Transition énergétique allemande : à quel prix ?

Cécile Maisonneuve - Conseiller auprès du centre énergie de l'IFR

Conseiller auprès du centre énergie de l'IFRI 

Membre du Comité des Experts de Connaissance des Énergies

L'Allemagne est engagée depuis 2000 dans une transformation profonde de son système énergétique, confirmée et accélérée par Angela Merkel dans la foulée de Fukushima. Fermeture progressive du parc nucléaire jusqu’en 2021, diminution des consommations d’énergie, réduction des émissions de gaz à effet de serre et développement des sources renouvelables : l’Energiewende ce tournant énergétique, est un projet national comparable, dans son ampleur, à la réunification, le grand projet politique allemand de la décennie 1990. Sans conteste succès politique, puisqu’il permet à Angela Merkel de neutraliser le SPD et les Verts sur les questions énergétiques, qu’en est-il cependant au plan économique ? Ce « gigantesque pari »1 peut-il devenir une opportunité économique ? 

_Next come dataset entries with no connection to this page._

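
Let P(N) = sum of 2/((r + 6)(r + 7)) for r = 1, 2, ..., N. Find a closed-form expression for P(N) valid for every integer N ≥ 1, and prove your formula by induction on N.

We claim P(N) = 2N/(7(N + 7)) for all N ≥ 1.
Base step (N = 1): P(1) = 1/28, and the closed form gives 1/28. They agree.
Suppose the result is true for N = r, so P(r) = 2r/(7(r + 7)).
Then P(r+1) = P(r) + (2/((r + 7)(r + 8))) = (2r/(7(r + 7))) + (2/((r + 7)(r + 8))).
Simplifying, P(r+1) = 2(r + 1)/(7(r + 8)) = 2(r+1)/(7((r+1) + 7)),
which is the closed form with N = r+1.
Hence, by induction on N, the claim holds for every N ≥ 1.

P(N) = 2N/(7(N + 7))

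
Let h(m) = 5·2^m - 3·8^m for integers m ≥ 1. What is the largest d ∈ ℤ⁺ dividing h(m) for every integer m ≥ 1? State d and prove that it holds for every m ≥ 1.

d = 2

Computing the first values: h(1) = -14 and h(2) = -172; gcd(-14, -172) = 2, so d ≤ 2.
We prove 2 | 5·2^m - 3·8^m for all m ≥ 1 by induction on m.
For the base case m = 1: h(1) = -14 = 2·(-7), so 2 | h(1).
Suppose the result is true for m = p, i.e. 2 | h(p). Then
h(p+1) − 8·h(p) = (5·2^(p+1) - 3·8^(p+1)) − 8·(5·2^p - 3·8^p) = (5)·2^p·(2 − 8) = (-30)·2^p. Since 2 | h(p) by the inductive hypothesis, 2 | 8·h(p); and 2 | -30 since -30 = 2·-15. Therefore 2 | h(p+1).
This completes the induction.
Therefore the largest such d is 2.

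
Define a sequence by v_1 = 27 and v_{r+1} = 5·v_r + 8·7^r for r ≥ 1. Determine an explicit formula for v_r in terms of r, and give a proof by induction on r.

v_r = -5^(r - 1) + 4·7^r

Computing the first terms: v_1 = 27, v_2 = 191, v_3 = 1347. This suggests v_r = -5^(r - 1) + 4·7^r.
For the base case r = 1: the formula gives 27 = 27 = v_1.
Inductive step: assume the claim holds for r = j, so v_j = -5^(j - 1) + 4·7^j.
Then v_{j+1} = 5·v_j + 8·7^j = 5·(-5^(j - 1) + 4·7^j) + 8·7^j = -5^j + 4·7^(j + 1) = -5^((j+1) - 1) + 4·7^(j+1),
which is the claimed formula at r = j+1.
By induction, the statement is established for all r ≥ 1.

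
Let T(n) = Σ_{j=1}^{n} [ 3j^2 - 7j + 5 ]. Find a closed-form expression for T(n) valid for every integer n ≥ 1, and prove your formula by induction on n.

T(n) = n(n^2 - 2n + 2)

We claim T(n) = n(n^2 - 2n + 2) for all n ≥ 1.
Base step (n = 1): T(1) = 1, and the closed form gives 1. They agree.
Inductive step: assume the claim holds for n = j, so T(j) = j(j^2 - 2j + 2).
Then T(j+1) = T(j) + (3j^2 - j + 1) = (j(j^2 - 2j + 2)) + (3j^2 - j + 1).
Simplifying, T(j+1) = (j + 1)(j^2 + 1) = (j+1)((j+1)^2 - 2(j+1) + 2),
which is the closed form with n = j+1.
Hence, by induction on n, the claim holds for every n ≥ 1.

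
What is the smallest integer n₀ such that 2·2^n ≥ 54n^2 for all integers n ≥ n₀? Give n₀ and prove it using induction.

n₀ = 12

At n = 11: 4096 < 6534, so the inequality fails and n₀ ≥ 12. We prove 2·2^n ≥ 54n^2 for all n ≥ 12.
When n = 12: 2·2^n = 8192 and 54n^2 = 7776, so 8192 ≥ 7776.
For the inductive step, assume it holds for an arbitrary m ≥ 12, so 2·2^m ≥ 54m^2.
Then 2·2^(m + 1) = 2·(2·2^m) ≥ 2·(54m^2).
Also, for m ≥ 12 we have 2·(54m^2) ≥ 54(m+1)^2, since 2 ≥ (1 + 1/m)^2 for all m ≥ 12.
Combining, 2·2^(m + 1) ≥ 54(m+1)^2.
Hence, by induction on n, the claim holds for every n ≥ 12.
Hence the smallest such n₀ is 12.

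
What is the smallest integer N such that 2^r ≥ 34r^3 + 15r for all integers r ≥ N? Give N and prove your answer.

At r = 17: 131072 < 167297, so the inequality fails and N ≥ 18. We prove 2^r ≥ 34r^3 + 15r for all r ≥ 18.
When r = 18: 2^r = 262144 and 34r^3 + 15r = 198558, so 262144 ≥ 198558.
Inductive step: suppose the statement holds for some j ≥ 18, so 2^j ≥ 34j^3 + 15j.
Then 2^(j + 1) = 2·(2^j) ≥ 2·(34j^3 + 15j).
Also, for j ≥ 18 we have 2·(34j^3 + 15j) ≥ 34(j+1)^3 + 15(j+1), since 2·(34j^3 + 15j) − (34(j+1)^3 + 15(j+1)) = 34j^3 - 102j^2 - 87j - 49, which is nonnegative for all j ≥ 18.
Combining, 2^(j + 1) ≥ 34(j+1)^3 + 15(j+1).
Hence, by induction on r, the claim holds for every r ≥ 18.
Hence the smallest such N is 18.

N = 18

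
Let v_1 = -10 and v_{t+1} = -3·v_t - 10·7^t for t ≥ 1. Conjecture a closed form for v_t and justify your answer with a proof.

v_t = (-3)^t - 7^t

Computing the first terms: v_1 = -10, v_2 = -40, v_3 = -370. This suggests v_t = (-3)^t - 7^t.
Base step (t = 1): the formula gives -10 = -10 = v_1.
Suppose the result is true for t = k, so v_k = (-3)^k - 7^k.
Then v_{k+1} = -3·v_k - 10·7^k = -3·((-3)^k - 7^k) - 10·7^k = (-3)^(k + 1) - 7^(k + 1),
which is the claimed formula at t = k+1.
By the principle of mathematical induction, the result holds for all t ≥ 1.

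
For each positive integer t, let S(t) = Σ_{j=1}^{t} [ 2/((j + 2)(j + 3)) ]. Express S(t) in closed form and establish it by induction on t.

We claim S(t) = 2t/(3(t + 3)) for all t ≥ 1.
When t = 1: S(1) = 1/6, and the closed form gives 1/6. They agree.
Inductive step: assume the claim holds for t = j, so S(j) = 2j/(3(j + 3)).
Then S(j+1) = S(j) + (2/((j + 3)(j + 4))) = (2j/(3(j + 3))) + (2/((j + 3)(j + 4))).
Simplifying, S(j+1) = 2(j + 1)/(3(j + 4)) = 2(j+1)/(3((j+1) + 3)),
which is the closed form with t = j+1.
By the principle of mathematical induction, the result holds for all t ≥ 1.

S(t) = 2t/(3(t + 3))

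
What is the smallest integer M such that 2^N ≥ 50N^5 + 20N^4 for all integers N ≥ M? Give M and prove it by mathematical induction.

M = 31

At N = 30: 1073741824 < 1231200000, so the inequality fails and M ≥ 31. We prove 2^N ≥ 50N^5 + 20N^4 for all N ≥ 31.
Base case (N = 31): 2^N = 2147483648 and 50N^5 + 20N^4 = 1449927970, so 2147483648 ≥ 1449927970.
Inductive step: assume the claim holds for N = j, so 2^j ≥ 50j^5 + 20j^4.
Then 2^(j + 1) = 2·(2^j) ≥ 2·(50j^5 + 20j^4).
Also, for j ≥ 31 we have 2·(50j^5 + 20j^4) ≥ 50(j+1)^5 + 20(j+1)^4, since 2·(50j^5 + 20j^4) − (50(j+1)^5 + 20(j+1)^4) = 50j^5 - 230j^4 - 580j^3 - 620j^2 - 330j - 70, which is nonnegative for all j ≥ 31.
Combining, 2^(j + 1) ≥ 50(j+1)^5 + 20(j+1)^4.
Hence, by induction on N, the claim holds for every N ≥ 31.
Hence the smallest such M is 31.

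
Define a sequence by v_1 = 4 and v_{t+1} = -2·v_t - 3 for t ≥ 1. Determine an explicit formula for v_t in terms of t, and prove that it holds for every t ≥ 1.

Computing the first terms: v_1 = 4, v_2 = -11, v_3 = 19. This suggests v_t = 5(-2)^(t - 1) - 1.
When t = 1: the formula gives 4 = 4 = v_1.
For the inductive step, assume it holds for an arbitrary i ≥ 1, so v_i = 5(-2)^(i - 1) - 1.
Then v_{i+1} = -2·v_i - 3 = -2·(5(-2)^(i - 1) - 1) - 3 = 5(-2)^i - 1 = 5(-2)^((i+1) - 1) - 1,
which is the claimed formula at t = i+1.
This completes the induction.

v_t = 5(-2)^(t - 1) - 1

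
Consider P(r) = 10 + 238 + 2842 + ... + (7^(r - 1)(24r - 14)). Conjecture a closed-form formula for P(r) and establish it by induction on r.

P(r) = 7^r(4r - 3) + 3

We claim P(r) = 7^r(4r - 3) + 3 for all r ≥ 1.
When r = 1: P(1) = 10, and the closed form gives 10. They agree.
For the inductive step, assume it holds for an arbitrary j ≥ 1, so P(j) = 7^j(4j - 3) + 3.
Then P(j+1) = P(j) + (7^j(24j + 10)) = (7^j(4j - 3) + 3) + (7^j(24j + 10)).
Simplifying, P(j+1) = 28·7^j·j + 7·7^j + 3 = 7^(j+1)(4(j+1) - 3) + 3,
which is the closed form with r = j+1.
Hence, by induction on r, the claim holds for every r ≥ 1.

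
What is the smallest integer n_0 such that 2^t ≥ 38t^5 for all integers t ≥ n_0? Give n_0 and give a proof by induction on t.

n_0 = 30

At t = 29: 536870912 < 779423662, so the inequality fails and n_0 ≥ 30. We prove 2^t ≥ 38t^5 for all t ≥ 30.
When t = 30: 2^t = 1073741824 and 38t^5 = 923400000, so 1073741824 ≥ 923400000.
Inductive step: assume the claim holds for t = m, so 2^m ≥ 38m^5.
Then 2^(m + 1) = 2·(2^m) ≥ 2·(38m^5).
Also, for m ≥ 30 we have 2·(38m^5) ≥ 38(m+1)^5, since 2 ≥ (1 + 1/m)^5 for all m ≥ 30.
Combining, 2^(m + 1) ≥ 38(m+1)^5.
This completes the induction.
Hence the smallest such n_0 is 30.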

C’est bien de gigantisme dont il faut parler : si nul n’est capable à ce jour de chiffrer le coût de ce projet, il oscillerait entre 250 et 440 milliards d’euros d’ici à 2030, voire 1 000 milliards d’euros selon le Ministre allemand de l’environnement en incluant les investissements dans la mobilité et les bâtiments. Outre cette incertitude majeure sur la facture totale, la dynamique des coûts inquiète. La seule taxe sur les énergies renouvelables devrait croître encore de 20% en 2014 à tel point que même les plus ardents défenseurs de cette politique reconnaissent que le niveau des subventions aux renouvelables est insoutenable. Les risques sur la compétitivité des entreprises sont également dénoncés même si la grande industrie exportatrice est proportionnellement épargnée par un régime d’exemptions, d’ailleurs soumis à l’examen de la Commission européenne. Quant aux électriciens allemands, ils sont exsangues. Après la dépréciation massive de leurs actifs du fait de la fermeture anticipée de centrales nucléaires, ils subissent aujourd’hui une chute massive des prix de gros de l’électricité, qui s’étend d’ailleurs au-delà des frontières par le jeu du marché. 

Hausse des coûts de l’énergie pour les ménages et la plupart des entreprises, appauvrissement des électriciens : s’agit-il d’un accident ou d’un résultat durable et voulu lié aux caractéristiques intrinsèques des renouvelables ? Dans le second cas, le tournant énergétique allemand pose deux questions : faut-il adapter le fonctionnement du marché et le business modèle des électriciens ? Quand les consommateurs pourront-ils enfin profiter de prix plus bas ? Pour les partisans de cette politique, la cause est entendue : ces coûts sont des « investissements » qui porteront leurs fruits plus tard — baisse du prix des installations, indépendance énergétique accrue, création de filières industrielles et, in fine, baisse des coûts de production de l’électricité. 

Entre destruction créatrice schumpétérienne et des « lendemains qui chantent » aux accents marxistes, nul ne sait où conduit le tournant énergétique allemand. Pour ses thuriféraires, cette question n’en est pas de toute façon pas une : l’Energiewende est un projet éthique qui doit être défendu en tant que tel. Ne lisait-on pas dans le très officiel rapport du ministère de l’environnement de 2011 que « le calcul économique est vain, les bénéfices des énergies renouvelables ne pouvant être quantifiés : détente internationale par une moindre compétition pour les ressources fossiles, impossibilité de détourner ces énergies à des fins militaires, mise en œuvre décentralisée propice à stimuler la démocratie locale… » ?

1 - Michel Cruciani, Le tournant énergétique allemand : année N + 2, Note de l’Ifri, juillet 2013.

Sources / Notes
1 - Michel Cruciani, Le tournant énergétique allemand : année N + 2, Note de l’Ifri, juillet 2013.